Washington, D.C. breaks ground today for brand new National Museum of African American History and Culture

african american history This morning, Washington, D.C. held a groundbreaking ceremony for their brand new National Museum of African American History and Culture that will be the Smithsonian Institution’s 19th museum. The event, attended by President Barack Obama and First Lady Michelle Obama, marked Black History Month by celebrating a new kind of history museum that looks to educate people through a candid representation of African American life, art and culture.

Says Museum Director Lonnie Bunch, “What this museum can do is if we tell the unvarnished truth in a way that’s engaging and not preachy, what I think will happen is that by illuminating all the dark corners of the American experience, we will help people find reconciliation and healing.”

While the project won’t be completed until 2015, you can still visit the National Museum’s current gallery at the Smithsonian (shown above). Until October 14, 2012, visitors can view the exhibition, “Slavery at Jefferson’s Monticello: Paradox of Liberty.” The showcase tells the story of President Thomas Jefferson and his conflicting roles of being a slave owner and an anti-slavery advocate. It’s a good example of the museum telling the kinds of stories that are often seen as taboo, but are important to get out to the public.

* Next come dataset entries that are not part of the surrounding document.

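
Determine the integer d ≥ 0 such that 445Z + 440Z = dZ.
(445, 440) = (5); d = 5

In the PID Z, (a, b) is generated by gcd(a, b). Compute gcd(445, 440) with the extended Euclidean algorithm, tracking rows (r, s, t) with s·445 + t·440 = r:
  row A: (445, 1, 0)   [1·445 + 0·440 = 445]
  row B: (440, 0, 1)   [0·445 + 1·440 = 440]
  445 = 1·440 + 5   → row C = row A − 1·row B = (5, 1, −1)   [check: 1·445 − 1·440 = 5]
  440 = 88·5 + 0   → remainder 0, stop. gcd = 5 (last nonzero row C).
So gcd(445, 440) = 5, with Bézout identity 1·445 − 1·440 = 5. Containment (⊇): the Bézout identity exhibits 5 as an element of (445, 440), giving (5) ⊆ (445, 440). Containment (⊆): since 5 | 445 and 5 | 440 (445 = 5·89, 440 = 5·88), every Z-linear combination of 445 and 440 is divisible by 5, so (445, 440) ⊆ (5). Therefore (445, 440) = (5), d = 5.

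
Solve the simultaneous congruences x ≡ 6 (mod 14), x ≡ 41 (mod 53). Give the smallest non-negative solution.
The moduli 14, 53 are pairwise coprime, so by the CRT there is a unique solution mod 14·53 = 742.
Solve by successive substitution. Start with x ≡ 6 (mod 14).
  Combine with x ≡ 41 (mod 53): write x = 6 + 14·t and require 6 + 14·t ≡ 41 (mod 53), i.e. 14·t ≡ 41 − 6 ≡ 35 (mod 53). Since 14^(−1) ≡ 19 (mod 53), t ≡ 19·35 ≡ 29 (mod 53). So x ≡ 6 + 14·29 = 412 (mod 742).
Unique solution in [0, 742): x = 412.

Final answer: x ≡ 412 (mod 742); the representative in [0, 742) is 412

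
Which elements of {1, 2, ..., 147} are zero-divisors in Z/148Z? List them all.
An element a ∈ Z/148Z (with a ≠ 0) is a zero-divisor iff gcd(a, 148) > 1 (because a is a unit precisely when gcd(a, n) = 1, and in Z/nZ every nonzero, non-unit element is a zero-divisor). Scan a = 1, ..., 147 and keep those with gcd(a, 148) > 1:
  gcd(2, 148) = 2, gcd(4, 148) = 4, gcd(6, 148) = 2, gcd(8, 148) = 4, gcd(10, 148) = 2, gcd(12, 148) = 4, gcd(14, 148) = 2, gcd(16, 148) = 4, gcd(18, 148) = 2, gcd(20, 148) = 4, gcd(22, 148) = 2, gcd(24, 148) = 4, gcd(26, 148) = 2, gcd(28, 148) = 4, gcd(30, 148) = 2, gcd(32, 148) = 4, gcd(34, 148) = 2, gcd(36, 148) = 4, gcd(37, 148) = 37, gcd(38, 148) = 2, gcd(40, 148) = 4, gcd(42, 148) = 2, gcd(44, 148) = 4, gcd(46, 148) = 2, gcd(48, 148) = 4, gcd(50, 148) = 2, gcd(52, 148) = 4, gcd(54, 148) = 2, gcd(56, 148) = 4, gcd(58, 148) = 2, gcd(60, 148) = 4, gcd(62, 148) = 2, gcd(64, 148) = 4, gcd(66, 148) = 2, gcd(68, 148) = 4, gcd(70, 148) = 2, gcd(72, 148) = 4, gcd(74, 148) = 74, gcd(76, 148) = 4, gcd(78, 148) = 2, gcd(80, 148) = 4, gcd(82, 148) = 2, gcd(84, 148) = 4, gcd(86, 148) = 2, gcd(88, 148) = 4, gcd(90, 148) = 2, gcd(92, 148) = 4, gcd(94, 148) = 2, gcd(96, 148) = 4, gcd(98, 148) = 2, gcd(100, 148) = 4, gcd(102, 148) = 2, gcd(104, 148) = 4, gcd(106, 148) = 2, gcd(108, 148) = 4, gcd(110, 148) = 2, gcd(111, 148) = 37, gcd(112, 148) = 4, gcd(114, 148) = 2, gcd(116, 148) = 4, gcd(118, 148) = 2, gcd(120, 148) = 4, gcd(122, 148) = 2, gcd(124, 148) = 4, gcd(126, 148) = 2, gcd(128, 148) = 4, gcd(130, 148) = 2, gcd(132, 148) = 4, gcd(134, 148) = 2, gcd(136, 148) = 4, gcd(138, 148) = 2, gcd(140, 148) = 4, gcd(142, 148) = 2, gcd(144, 148) = 4, gcd(146, 148) = 2.
All other a ∈ {1, ..., 147} have gcd(a, 148) = 1 and are units. So the nonzero zero-divisors are exactly the 75 values of a appearing in this scan.

Final answer: nonzero zero-divisors of Z/148Z = {2, 4, 6, 8, 10, 12, 14, 16, 18, 20, 22, 24, 26, 28, 30, 32, 34, 36, 37, 38, 40, 42, 44, 46, 48, 50, 52, 54, 56, 58, 60, 62, 64, 66, 68, 70, 72, 74, 76, 78, 80, 82, 84, 86, 88, 90, 92, 94, 96, 98, 100, 102, 104, 106, 108, 110, 111, 112, 114, 116, 118, 120, 122, 124, 126, 128, 130, 132, 134, 136, 138, 140, 142, 144, 146}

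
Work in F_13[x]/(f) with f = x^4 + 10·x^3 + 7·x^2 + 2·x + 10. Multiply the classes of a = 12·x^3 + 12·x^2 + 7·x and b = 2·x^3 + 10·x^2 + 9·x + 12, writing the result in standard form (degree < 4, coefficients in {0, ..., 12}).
Multiply as integer polynomials: a · b = 24·x^6 + 144·x^5 + 242·x^4 + 322·x^3 + 207·x^2 + 84·x. Reducing coefficients mod 13: a · b ≡ 11·x^6 + x^5 + 8·x^4 + 10·x^3 + 12·x^2 + 6·x. Now divide by f(x) = x^4 + 10·x^3 + 7·x^2 + 2·x + 10 in F_13[x], eliminating the leading term at each step:
  leading term 11·x^6: subtract (11·x^2)·f(x) = 11·x^6 + 6·x^5 + 12·x^4 + 9·x^3 + 6·x^2, leaving 8·x^5 + 9·x^4 + x^3 + 6·x^2 + 6·x (coefficients mod 13)
  leading term 8·x^5: subtract (8·x)·f(x) = 8·x^5 + 2·x^4 + 4·x^3 + 3·x^2 + 2·x, leaving 7·x^4 + 10·x^3 + 3·x^2 + 4·x (coefficients mod 13)
  leading term 7·x^4: subtract (7)·f(x) = 7·x^4 + 5·x^3 + 10·x^2 + x + 5, leaving 5·x^3 + 6·x^2 + 3·x + 8 (coefficients mod 13)
The degree is now < 4, so this is the remainder. Hence a · b ≡ 5·x^3 + 6·x^2 + 3·x + 8 in F_13[x]/(f).

Final answer: a · b ≡ 5·x^3 + 6·x^2 + 3·x + 8 (mod f(x))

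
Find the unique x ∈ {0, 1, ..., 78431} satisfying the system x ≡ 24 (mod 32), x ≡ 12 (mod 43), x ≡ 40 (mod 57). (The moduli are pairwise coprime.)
The moduli 32, 43, 57 are pairwise coprime, so by the CRT there is a unique solution mod 32·43·57 = 78432.
Solve by successive substitution. Start with x ≡ 24 (mod 32).
  Combine with x ≡ 12 (mod 43): write x = 24 + 32·t and require 24 + 32·t ≡ 12 (mod 43), i.e. 32·t ≡ 12 − 24 ≡ 31 (mod 43). Since 32^(−1) ≡ 39 (mod 43), t ≡ 39·31 ≡ 5 (mod 43). So x ≡ 24 + 32·5 = 184 (mod 1376).
  Combine with x ≡ 40 (mod 57): write x = 184 + 1376·t and require 184 + 1376·t ≡ 40 (mod 57), i.e. 1376·t ≡ 40 − 184 ≡ 27 (mod 57). Since 1376^(−1) ≡ 50 (mod 57) (1376 ≡ 8 (mod 57)), t ≡ 50·27 ≡ 39 (mod 57). So x ≡ 184 + 1376·39 = 53848 (mod 78432).
Unique solution in [0, 78432): x = 53848.

Final answer: x ≡ 53848 (mod 78432); the representative in [0, 78432) is 53848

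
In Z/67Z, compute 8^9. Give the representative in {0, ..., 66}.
45

Use repeated squaring. Binary(9) = 1001. Walk through the bits of the exponent 9 left-to-right: at each bit after the leading one, square the running value, then multiply by 8 if the bit is 1 (always reducing mod 67):
  bit 1 = 1 (leading): start with 8.
  bit 2 = 0: square 8^2 = 64 (mod 67).
  bit 3 = 0: square 64^2 = 4096 ≡ 9 (mod 67).
  bit 4 = 1: square 9^2 = 81 ≡ 14; bit is 1, so multiply 14·8 = 112 ≡ 45 (mod 67).
Final value: 8^9 ≡ 45 (mod 67).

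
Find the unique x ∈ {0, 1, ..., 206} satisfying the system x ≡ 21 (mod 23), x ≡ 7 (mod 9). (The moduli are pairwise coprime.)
The moduli 23, 9 are pairwise coprime, so by the CRT there is a unique solution mod 23·9 = 207.
Solve by successive substitution. Start with x ≡ 21 (mod 23).
  Combine with x ≡ 7 (mod 9): write x = 21 + 23·t and require 21 + 23·t ≡ 7 (mod 9), i.e. 23·t ≡ 7 − 21 ≡ 4 (mod 9). Since 23^(−1) ≡ 2 (mod 9) (23 ≡ 5 (mod 9)), t ≡ 2·4 ≡ 8 (mod 9). So x ≡ 21 + 23·8 = 205 (mod 207).
Unique solution in [0, 207): x = 205.

Final answer: x ≡ 205 (mod 207); the representative in [0, 207) is 205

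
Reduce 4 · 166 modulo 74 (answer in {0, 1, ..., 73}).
Reduce the factors first: 166 ≡ 18 (mod 74), so 4 · 166 ≡ 4 · 18 (mod 74). 4 · 18 = 72. Dividing by 74: 72 = 0·74 + 72. So (4 · 166) mod 74 = 72.

Final answer: 72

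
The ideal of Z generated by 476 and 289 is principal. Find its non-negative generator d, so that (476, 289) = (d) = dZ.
(476, 289) = (17); d = 17

In the PID Z, (a, b) is generated by gcd(a, b). Compute gcd(476, 289) with the extended Euclidean algorithm, tracking rows (r, s, t) with s·476 + t·289 = r:
  row A: (476, 1, 0)   [1·476 + 0·289 = 476]
  row B: (289, 0, 1)   [0·476 + 1·289 = 289]
  476 = 1·289 + 187   → row C = row A − 1·row B = (187, 1, −1)   [check: 1·476 − 1·289 = 187]
  289 = 1·187 + 102   → row D = row B − 1·row C = (102, −1, 2)   [check: −1·476 + 2·289 = 102]
  187 = 1·102 + 85   → row E = row C − 1·row D = (85, 2, −3)   [check: 2·476 − 3·289 = 85]
  102 = 1·85 + 17   → row F = row D − 1·row E = (17, −3, 5)   [check: −3·476 + 5·289 = 17]
  85 = 5·17 + 0   → remainder 0, stop. gcd = 17 (last nonzero row F).
So gcd(476, 289) = 17, with Bézout identity −3·476 + 5·289 = 17. Containment (⊇): the Bézout identity exhibits 17 as an element of (476, 289), giving (17) ⊆ (476, 289). Containment (⊆): since 17 | 476 and 17 | 289 (476 = 17·28, 289 = 17·17), every Z-linear combination of 476 and 289 is divisible by 17, so (476, 289) ⊆ (17). Therefore (476, 289) = (17), d = 17.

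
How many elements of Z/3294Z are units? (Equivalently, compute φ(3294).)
An element a ∈ Z/3294Z is a unit iff gcd(a, 3294) = 1, so the number of units is φ(3294). φ is multiplicative, with φ(p^e) = p^e − p^(e−1). Factorise 3294 = 2 · 3^3 · 61. Then
  φ(3294) = (2 − 1) · (3^3 − 3^2) · (61 − 1) = 1 · 18 · 60 = 1080.

Final answer: Z/3294Z has φ(3294) = 1080 units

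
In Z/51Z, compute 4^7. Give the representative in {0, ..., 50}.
Use repeated squaring. Binary(7) = 111. Walk through the bits of the exponent 7 left-to-right: at each bit after the leading one, square the running value, then multiply by 4 if the bit is 1 (always reducing mod 51):
  bit 1 = 1 (leading): start with 4.
  bit 2 = 1: square 4^2 = 16; bit is 1, so multiply 16·4 = 64 ≡ 13 (mod 51).
  bit 3 = 1: square 13^2 = 169 ≡ 16; bit is 1, so multiply 16·4 = 64 ≡ 13 (mod 51).
Final value: 4^7 ≡ 13 (mod 51).

Final answer: 13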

The seven-level museum will feature architecture and decor inspired by African culture and will eventually feature exhibits on military history, sports, pop culture and music, including items like Louis Armstrong’s trumpet, a Jim Crow-era segregated railroad car, and much more. So far, $100 million has been raised in private funds, and the museum will now begin attempts to raise public funds in order to meet their $250 million goal.